The queue may temporarily hold all pending requests simultaneously, requiring linear auxiliary space.

Test Cases

import asyncio

async def run_tests():

    # Example 1
    async def qm1(keys):
        return [k + "!" for k in keys]

    batcher = QueryBatcher(qm1, 100)

    a = asyncio.create_task(batcher.getValue("a"))
    b = asyncio.create_task(batcher.getValue("b"))
    c = asyncio.create_task(batcher.getValue("c"))

    assert await a == "a!"  # immediate batch
    assert await b == "b!"  # queued request
    assert await c == "c!"  # queued request

    # Zero throttle
    async def qm2(keys):
        return keys

    batcher = QueryBatcher(qm2, 0)

    x = await batcher.getValue("x")
    assert x == "x"  # no cooldown delay

    # Large async delay
    async def qm3(keys):
        await asyncio.sleep(0.2)
        return [k.upper() for k in keys]

    batcher = QueryBatcher(qm3, 100)

    tasks = [
        asyncio.create_task(batcher.getValue("a")),
        asyncio.create_task(batcher.getValue("b")),
        asyncio.create_task(batcher.getValue("c")),
    ]

    results = await asyncio.gather(*tasks)

    assert results == ["A", "B", "C"]  # ordering preserved

    # Single request
    async def qm4(keys):
        return ["only"]

    batcher = QueryBatcher(qm4, 100)

    result = await batcher.getValue("single")
    assert result == "only"  # simplest case

    # Multiple independent windows
    async def qm5(keys):
        return [k + "_done" for k in keys]

    batcher = QueryBatcher(qm5, 50)

    r1 = asyncio.create_task(batcher.getValue("a"))

    await asyncio.sleep(0.1)

    r2 = asyncio.create_task(batcher.getValue("b"))

    assert await r1 == "a_done"  # first window
    assert await r2 == "b_done"  # second window

asyncio.run(run_tests())

Test Summary

Test Why
Example 1 Validates basic throttled batching
Zero throttle Ensures immediate repeated execution works
Large async delay Confirms batching still works with slow queries
Single request Validates simplest possible input
Multiple windows Ensures cooldown resets correctly

Edge Cases

Zero Throttle Time

When t = 0, batches may execute back-to-back immediately. A buggy implementation could accidentally enter an infinite scheduling loop or incorrectly merge requests.

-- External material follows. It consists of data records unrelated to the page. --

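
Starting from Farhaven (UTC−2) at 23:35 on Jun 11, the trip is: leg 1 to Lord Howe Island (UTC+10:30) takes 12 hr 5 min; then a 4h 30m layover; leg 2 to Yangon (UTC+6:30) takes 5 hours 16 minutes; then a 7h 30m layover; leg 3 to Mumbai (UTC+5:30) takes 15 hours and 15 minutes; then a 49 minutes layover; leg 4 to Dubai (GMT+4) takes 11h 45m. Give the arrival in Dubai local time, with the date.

14:45 on June 14

Convert departure to UTC: 23:35 + 2:00 = 01:35 UTC on Jun 12.
Add 12 hours 5 minutes leg 1 → 13:40 UTC.
Add 4 hours 30 minutes layover in Lord Howe Island → 18:10 UTC.
Add 5 hours and 16 minutes leg 2 → 23:26 UTC.
Add 7 hours 30 minutes layover in Yangon → 06:56 UTC (Jun 13).
Add 15 hours and 15 minutes leg 3 → 22:11 UTC.
Add 49 minutes layover in Mumbai → 23:00 UTC.
Add 11 hours 45 minutes leg 4 → 10:45 UTC (Jun 14).
Dubai is UTC+4:00, so local arrival = 10:45 + 4:00 = 14:45 on Jun 14.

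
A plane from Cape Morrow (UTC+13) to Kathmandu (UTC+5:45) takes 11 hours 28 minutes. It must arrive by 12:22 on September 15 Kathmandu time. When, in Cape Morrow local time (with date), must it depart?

08:09 on September 15

Target arrival in UTC: 12:22 − 5:45 = 06:37 on Sep 15.
Subtract 11 hours 28 minutes → departure 19:09 UTC on Sep 14.
Cape Morrow is UTC+13:00: 19:09 + 13:00 = 08:09 on Sep 15.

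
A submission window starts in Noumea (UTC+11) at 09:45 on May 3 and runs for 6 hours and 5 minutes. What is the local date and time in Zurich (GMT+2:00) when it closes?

06:50 on May 3

Convert start to UTC: 09:45 − 11:00 = 22:45 UTC on May 2.
Add 6 hours 5 minutes duration → 04:50 UTC (May 3).
Zurich is UTC+2:00, so local end time = 04:50 + 2:00 = 06:50 on May 3.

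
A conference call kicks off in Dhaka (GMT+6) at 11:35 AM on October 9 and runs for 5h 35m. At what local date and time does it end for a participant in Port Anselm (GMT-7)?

4:10 AM on October 9

Port Anselm is 13:00 behind Dhaka.
After 5 hours and 35 minutes it is 5:10 PM in Dhaka.
Shift by the zone difference: 5:10 PM − 13:00 = 4:10 AM on Oct 9 in Port Anselm.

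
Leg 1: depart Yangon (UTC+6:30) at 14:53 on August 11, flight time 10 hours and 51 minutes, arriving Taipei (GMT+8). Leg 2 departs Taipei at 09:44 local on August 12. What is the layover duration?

6 hours 30 minutes

Convert departure to UTC: 14:53 − 6:30 = 08:23 UTC on Aug 11.
Add 10 hours 51 minutes flight time → 19:14 UTC.
Taipei is UTC+8:00, so local arrival = 19:14 + 8:00 = 03:14 on Aug 12.
Layover = 09:44 − 03:14 = 6 hours 30 minutes.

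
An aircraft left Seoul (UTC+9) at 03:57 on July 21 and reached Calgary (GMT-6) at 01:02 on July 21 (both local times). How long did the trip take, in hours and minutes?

12 hours 5 minutes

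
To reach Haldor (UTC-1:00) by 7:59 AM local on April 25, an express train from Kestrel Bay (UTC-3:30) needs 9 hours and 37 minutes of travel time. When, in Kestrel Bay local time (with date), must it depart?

7:52 PM on April 24

Target arrival in UTC: 7:59 AM + 1:00 = 8:59 AM on Apr 25.
Subtract 9 hours 37 minutes → departure 11:22 PM UTC on Apr 24.
Kestrel Bay is UTC−3:30: 11:22 PM − 3:30 = 7:52 PM on Apr 24.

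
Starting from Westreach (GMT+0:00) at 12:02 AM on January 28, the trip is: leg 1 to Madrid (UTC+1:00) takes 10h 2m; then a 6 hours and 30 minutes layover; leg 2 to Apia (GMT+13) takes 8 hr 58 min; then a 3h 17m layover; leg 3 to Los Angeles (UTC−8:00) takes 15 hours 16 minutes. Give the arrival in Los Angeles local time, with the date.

Westreach is at UTC+0, so departure is already 12:02 AM UTC on Jan 28.
Add 10 hours 2 minutes leg 1 → 10:04 AM UTC.
Add 6 hours and 30 minutes layover in Madrid → 4:34 PM UTC.
Add 8 hours 58 minutes leg 2 → 1:32 AM UTC (Jan 29).
Add 3 hours 17 minutes layover in Apia → 4:49 AM UTC.
Add 15 hours and 16 minutes leg 3 → 8:05 PM UTC.
Los Angeles is UTC−8:00, so local arrival = 8:05 PM − 8:00 = 12:05 PM on Jan 29.

12:05 PM on January 29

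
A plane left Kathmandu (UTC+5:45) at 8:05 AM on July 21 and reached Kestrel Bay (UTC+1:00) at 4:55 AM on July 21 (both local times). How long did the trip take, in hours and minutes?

1 hour 35 minutes

Departure in UTC: 8:05 AM − 5:45 = 2:20 AM on Jul 21.
Arrival in UTC: 4:55 AM − 1:00 = 3:55 AM on Jul 21.
Elapsed = 3:55 AM − 2:20 AM = 1 hour 35 minutes.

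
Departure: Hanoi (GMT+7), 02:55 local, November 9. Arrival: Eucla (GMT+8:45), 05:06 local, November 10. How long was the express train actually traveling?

Eucla is 1:45 ahead of Hanoi.
Clock-face elapsed time (ignoring zones) is 26 hours 11 minutes.
Actual elapsed = 26 hours 11 minutes − 1:45 = 24 hours 26 minutes.

24 hours 26 minutes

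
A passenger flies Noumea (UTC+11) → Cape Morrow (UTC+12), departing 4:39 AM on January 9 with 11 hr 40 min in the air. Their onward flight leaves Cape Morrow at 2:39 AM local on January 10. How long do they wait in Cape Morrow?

9 hours 20 minutes

Convert departure to UTC: 4:39 AM − 11:00 = 5:39 PM UTC on Jan 8.
Add 11 hours 40 minutes flight time → 5:19 AM UTC (Jan 9).
Cape Morrow is UTC+12:00, so local arrival = 5:19 AM + 12:00 = 5:19 PM on Jan 9.
Layover = 2:39 AM − 5:19 PM (+1 day) = 9 hours 20 minutes.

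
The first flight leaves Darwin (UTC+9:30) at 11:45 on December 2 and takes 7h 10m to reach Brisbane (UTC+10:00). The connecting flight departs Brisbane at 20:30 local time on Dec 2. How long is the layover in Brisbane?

Convert departure to UTC: 11:45 − 9:30 = 02:15 UTC on Dec 2.
Add 7 hours 10 minutes flight time → 09:25 UTC.
Brisbane is UTC+10:00, so local arrival = 09:25 + 10:00 = 19:25 on Dec 2.
Layover = 20:30 − 19:25 = 1 hour 5 minutes.

1 hour 5 minutes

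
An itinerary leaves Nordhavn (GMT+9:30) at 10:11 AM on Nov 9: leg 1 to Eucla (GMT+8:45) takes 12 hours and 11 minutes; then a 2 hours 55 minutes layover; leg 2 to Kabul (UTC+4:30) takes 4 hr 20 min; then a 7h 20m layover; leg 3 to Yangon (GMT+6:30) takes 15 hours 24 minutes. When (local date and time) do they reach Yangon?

Convert departure to UTC: 10:11 AM − 9:30 = 12:41 AM UTC on Nov 9.
Add 12 hours and 11 minutes leg 1 → 12:52 PM UTC.
Add 2 hours 55 minutes layover in Eucla → 3:47 PM UTC.
Add 4 hours 20 minutes leg 2 → 8:07 PM UTC.
Add 7 hours and 20 minutes layover in Kabul → 3:27 AM UTC (Nov 10).
Add 15 hours 24 minutes leg 3 → 6:51 PM UTC.
Yangon is UTC+6:30, so local arrival = 6:51 PM + 6:30 = 1:21 AM on Nov 11.

1:21 AM on November 11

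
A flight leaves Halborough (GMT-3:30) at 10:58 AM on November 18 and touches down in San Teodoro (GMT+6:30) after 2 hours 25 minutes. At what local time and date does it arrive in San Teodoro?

11:23 PM on November 18

San Teodoro is 10:00 ahead of Halborough.
After 2 hours and 25 minutes it is 1:23 PM in Halborough.
Shift by the zone difference: 1:23 PM + 10:00 = 11:23 PM on Nov 18 in San Teodoro.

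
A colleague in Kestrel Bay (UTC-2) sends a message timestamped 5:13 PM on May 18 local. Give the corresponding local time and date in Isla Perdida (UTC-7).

Isla Perdida is 5:00 behind Kestrel Bay.
Shift by the zone difference: 5:13 PM − 5:00 = 12:13 PM on May 18 in Isla Perdida.

12:13 PM on May 18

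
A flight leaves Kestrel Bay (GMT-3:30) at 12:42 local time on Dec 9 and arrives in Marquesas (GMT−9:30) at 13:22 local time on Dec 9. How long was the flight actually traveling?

6 hours 40 minutes

Departure in UTC: 12:42 + 3:30 = 16:12 on Dec 9.
Arrival in UTC: 13:22 + 9:30 = 22:52 on Dec 9.
Elapsed = 22:52 − 16:12 = 6 hours 40 minutes.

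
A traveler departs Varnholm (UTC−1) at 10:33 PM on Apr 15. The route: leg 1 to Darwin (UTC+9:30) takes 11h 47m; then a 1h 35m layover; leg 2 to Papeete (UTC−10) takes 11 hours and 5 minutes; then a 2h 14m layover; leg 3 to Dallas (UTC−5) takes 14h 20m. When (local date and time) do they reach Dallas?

Convert departure to UTC: 10:33 PM + 1:00 = 11:33 PM UTC on Apr 15.
Add 11 hours 47 minutes leg 1 → 11:20 AM UTC (Apr 16).
Add 1 hour and 35 minutes layover in Darwin → 12:55 PM UTC.
Add 11 hours 5 minutes leg 2 → 12:00 AM UTC (Apr 17).
Add 2 hours and 14 minutes layover in Papeete → 2:14 AM UTC.
Add 14 hours 20 minutes leg 3 → 4:34 PM UTC.
Dallas is UTC−5:00, so local arrival = 4:34 PM − 5:00 = 11:34 AM on Apr 17.

11:34 AM on April 17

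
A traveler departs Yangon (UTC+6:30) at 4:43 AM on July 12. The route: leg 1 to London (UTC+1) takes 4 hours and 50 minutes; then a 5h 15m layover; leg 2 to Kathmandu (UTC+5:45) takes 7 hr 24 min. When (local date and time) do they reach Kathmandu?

Convert departure to UTC: 4:43 AM − 6:30 = 10:13 PM UTC on Jul 11.
Add 4 hours and 50 minutes leg 1 → 3:03 AM UTC (Jul 12).
Add 5 hours 15 minutes layover in London → 8:18 AM UTC.
Add 7 hours 24 minutes leg 2 → 3:42 PM UTC.
Kathmandu is UTC+5:45, so local arrival = 3:42 PM + 5:45 = 9:27 PM on Jul 12.

9:27 PM on Jul 12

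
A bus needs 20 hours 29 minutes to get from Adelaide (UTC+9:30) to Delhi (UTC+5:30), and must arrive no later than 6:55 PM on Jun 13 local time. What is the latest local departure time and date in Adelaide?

2:26 AM on June 13

Target arrival in UTC: 6:55 PM − 5:30 = 1:25 PM on Jun 13.
Subtract 20 hours 29 minutes → departure 4:56 PM UTC on Jun 12.
Adelaide is UTC+9:30: 4:56 PM + 9:30 = 2:26 AM on Jun 13.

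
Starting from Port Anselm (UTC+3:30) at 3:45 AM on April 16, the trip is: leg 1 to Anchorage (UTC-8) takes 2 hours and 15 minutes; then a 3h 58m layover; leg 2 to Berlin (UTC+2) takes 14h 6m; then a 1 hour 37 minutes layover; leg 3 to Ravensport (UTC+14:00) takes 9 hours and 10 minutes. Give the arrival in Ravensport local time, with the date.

9:21 PM on Apr 17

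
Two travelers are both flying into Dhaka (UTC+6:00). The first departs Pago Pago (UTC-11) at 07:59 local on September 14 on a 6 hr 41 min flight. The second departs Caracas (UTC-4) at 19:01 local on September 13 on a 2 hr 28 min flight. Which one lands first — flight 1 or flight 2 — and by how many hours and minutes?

the second, by 24 hours 11 minutes

Flight 1 in UTC: 07:59 + 11:00 = 18:59 on Sep 14.
+6 hours 41 minutes → arrive 01:40 UTC on Sep 15.
Flight 2 in UTC: 19:01 + 4:00 = 23:01 on Sep 13.
+2 hours and 28 minutes → arrive 01:29 UTC on Sep 14.
Flight 2 lands earlier by 24 hours 11 minutes.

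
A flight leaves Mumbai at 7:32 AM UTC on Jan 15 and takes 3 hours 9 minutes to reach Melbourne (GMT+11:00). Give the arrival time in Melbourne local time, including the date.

Departure is given in UTC: 7:32 AM on Jan 15.
Add 3 hours and 9 minutes → 10:41 AM UTC.
Melbourne is UTC+11:00: 10:41 AM + 11:00 = 9:41 PM on Jan 15.

9:41 PM on Jan 15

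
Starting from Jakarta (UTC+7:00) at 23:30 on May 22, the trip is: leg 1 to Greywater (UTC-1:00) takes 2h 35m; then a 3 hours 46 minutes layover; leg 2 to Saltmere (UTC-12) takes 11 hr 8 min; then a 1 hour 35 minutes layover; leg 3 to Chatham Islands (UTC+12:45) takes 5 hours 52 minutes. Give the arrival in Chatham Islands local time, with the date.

06:11 on May 24

Convert departure to UTC: 23:30 − 7:00 = 16:30 UTC on May 22.
Add 2 hours 35 minutes leg 1 → 19:05 UTC.
Add 3 hours 46 minutes layover in Greywater → 22:51 UTC.
Add 11 hours 8 minutes leg 2 → 09:59 UTC (May 23).
Add 1 hour 35 minutes layover in Saltmere → 11:34 UTC.
Add 5 hours 52 minutes leg 3 → 17:26 UTC.
Chatham Islands is UTC+12:45, so local arrival = 17:26 + 12:45 = 06:11 on May 24.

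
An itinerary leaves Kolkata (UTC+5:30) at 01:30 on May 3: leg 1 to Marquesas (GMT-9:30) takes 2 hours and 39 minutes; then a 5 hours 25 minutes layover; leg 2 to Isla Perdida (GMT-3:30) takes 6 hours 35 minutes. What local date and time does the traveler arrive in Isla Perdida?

Convert departure to UTC: 01:30 − 5:30 = 20:00 UTC on May 2.
Add 2 hours 39 minutes leg 1 → 22:39 UTC.
Add 5 hours and 25 minutes layover in Marquesas → 04:04 UTC (May 3).
Add 6 hours 35 minutes leg 2 → 10:39 UTC.
Isla Perdida is UTC−3:30, so local arrival = 10:39 − 3:30 = 07:09 on May 3.

07:09 on May 3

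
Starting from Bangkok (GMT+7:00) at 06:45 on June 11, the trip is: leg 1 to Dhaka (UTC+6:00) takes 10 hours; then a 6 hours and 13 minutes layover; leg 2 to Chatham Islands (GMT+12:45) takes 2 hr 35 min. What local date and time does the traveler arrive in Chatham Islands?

07:18 on Jun 12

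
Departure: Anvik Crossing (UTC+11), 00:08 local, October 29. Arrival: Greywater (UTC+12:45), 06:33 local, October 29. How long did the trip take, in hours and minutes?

4 hours 40 minutes

Departure in UTC: 00:08 − 11:00 = 13:08 on Oct 28.
Arrival in UTC: 06:33 − 12:45 = 17:48 on Oct 28.
Elapsed = 17:48 − 13:08 = 4 hours 40 minutes.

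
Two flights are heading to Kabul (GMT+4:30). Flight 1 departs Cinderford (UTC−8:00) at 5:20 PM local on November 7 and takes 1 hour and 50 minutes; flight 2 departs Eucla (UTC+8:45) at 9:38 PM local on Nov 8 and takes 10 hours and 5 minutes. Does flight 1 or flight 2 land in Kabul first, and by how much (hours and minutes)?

the first, by 19 hours 48 minutes

Flight 1 in UTC: 5:20 PM + 8:00 = 1:20 AM on Nov 8.
+1 hour and 50 minutes → arrive 3:10 AM UTC on Nov 8.
Flight 2 in UTC: 9:38 PM − 8:45 = 12:53 PM on Nov 8.
+10 hours 5 minutes → arrive 10:58 PM UTC on Nov 8.
Flight 1 lands earlier by 19 hours 48 minutes.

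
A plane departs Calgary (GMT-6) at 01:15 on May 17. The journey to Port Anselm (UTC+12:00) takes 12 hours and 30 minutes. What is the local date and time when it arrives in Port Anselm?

07:45 on May 18

Convert departure to UTC: 01:15 + 6:00 = 07:15 UTC on May 17.
Add 12 hours and 30 minutes travel time → 19:45 UTC.
Port Anselm is UTC+12:00, so local arrival = 19:45 + 12:00 = 07:45 on May 18.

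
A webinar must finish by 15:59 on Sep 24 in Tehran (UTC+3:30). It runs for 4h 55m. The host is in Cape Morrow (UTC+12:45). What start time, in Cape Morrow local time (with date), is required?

20:19 on Sep 24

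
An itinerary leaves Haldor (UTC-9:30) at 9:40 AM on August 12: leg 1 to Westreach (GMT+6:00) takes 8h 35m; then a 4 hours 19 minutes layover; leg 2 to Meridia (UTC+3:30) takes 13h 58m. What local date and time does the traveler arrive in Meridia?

1:32 AM on Aug 14

Convert departure to UTC: 9:40 AM + 9:30 = 7:10 PM UTC on Aug 12.
Add 8 hours and 35 minutes leg 1 → 3:45 AM UTC (Aug 13).
Add 4 hours and 19 minutes layover in Westreach → 8:04 AM UTC.
Add 13 hours and 58 minutes leg 2 → 10:02 PM UTC.
Meridia is UTC+3:30, so local arrival = 10:02 PM + 3:30 = 1:32 AM on Aug 14.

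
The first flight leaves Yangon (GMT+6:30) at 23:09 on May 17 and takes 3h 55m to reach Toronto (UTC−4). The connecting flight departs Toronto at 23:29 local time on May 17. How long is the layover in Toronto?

Convert departure to UTC: 23:09 − 6:30 = 16:39 UTC on May 17.
Add 3 hours 55 minutes flight time → 20:34 UTC.
Toronto is UTC−4:00, so local arrival = 20:34 − 4:00 = 16:34 on May 17.
Layover = 23:29 − 16:34 = 6 hours 55 minutes.

6 hours 55 minutes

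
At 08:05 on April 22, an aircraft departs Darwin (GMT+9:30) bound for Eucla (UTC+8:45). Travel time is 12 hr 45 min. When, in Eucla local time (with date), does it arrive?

20:05 on April 22

Convert departure to UTC: 08:05 − 9:30 = 22:35 UTC on Apr 21.
Add 12 hours and 45 minutes travel time → 11:20 UTC (Apr 22).
Eucla is UTC+8:45, so local arrival = 11:20 + 8:45 = 20:05 on Apr 22.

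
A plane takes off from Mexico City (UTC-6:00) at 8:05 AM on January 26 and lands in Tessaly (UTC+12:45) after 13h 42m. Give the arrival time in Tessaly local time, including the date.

4:32 PM on Jan 27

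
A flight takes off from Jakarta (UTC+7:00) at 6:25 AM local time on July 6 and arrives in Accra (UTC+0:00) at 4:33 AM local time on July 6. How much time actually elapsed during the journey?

Departure in UTC: 6:25 AM − 7:00 = 11:25 PM on Jul 5.
Arrival is already UTC: 4:33 AM on Jul 6.
Elapsed = 4:33 AM − 11:25 PM (+1 day) = 5 hours 8 minutes.

5 hours 8 minutes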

The implementation handles this naturally because asyncio.sleep(0) simply yields control briefly before continuing. Requests still process correctly in sequential batches.

Requests Arriving During Long Async Queries

A particularly tricky case occurs when queryMultiple itself takes significant time to finish. New requests may arrive while a previous query is still running.

The implementation correctly separates batching windows from query execution. Incoming requests are safely queued and processed during the next available batch cycle.

Empty Queue After Cooldown

After a cooldown expires, there may be no queued requests waiting. An incorrect implementation might continue spawning unnecessary timers forever.

The solution explicitly checks whether the queue is empty. If it is, the processing coroutine exits and the system becomes idle again.

Correct Result Mapping

Because batched queries return arrays of results, incorrect indexing could associate values with the wrong requests.

The implementation guarantees correctness by preserving request order:

keys[i] <-> results[i]

Each resolver receives the value at its matching index.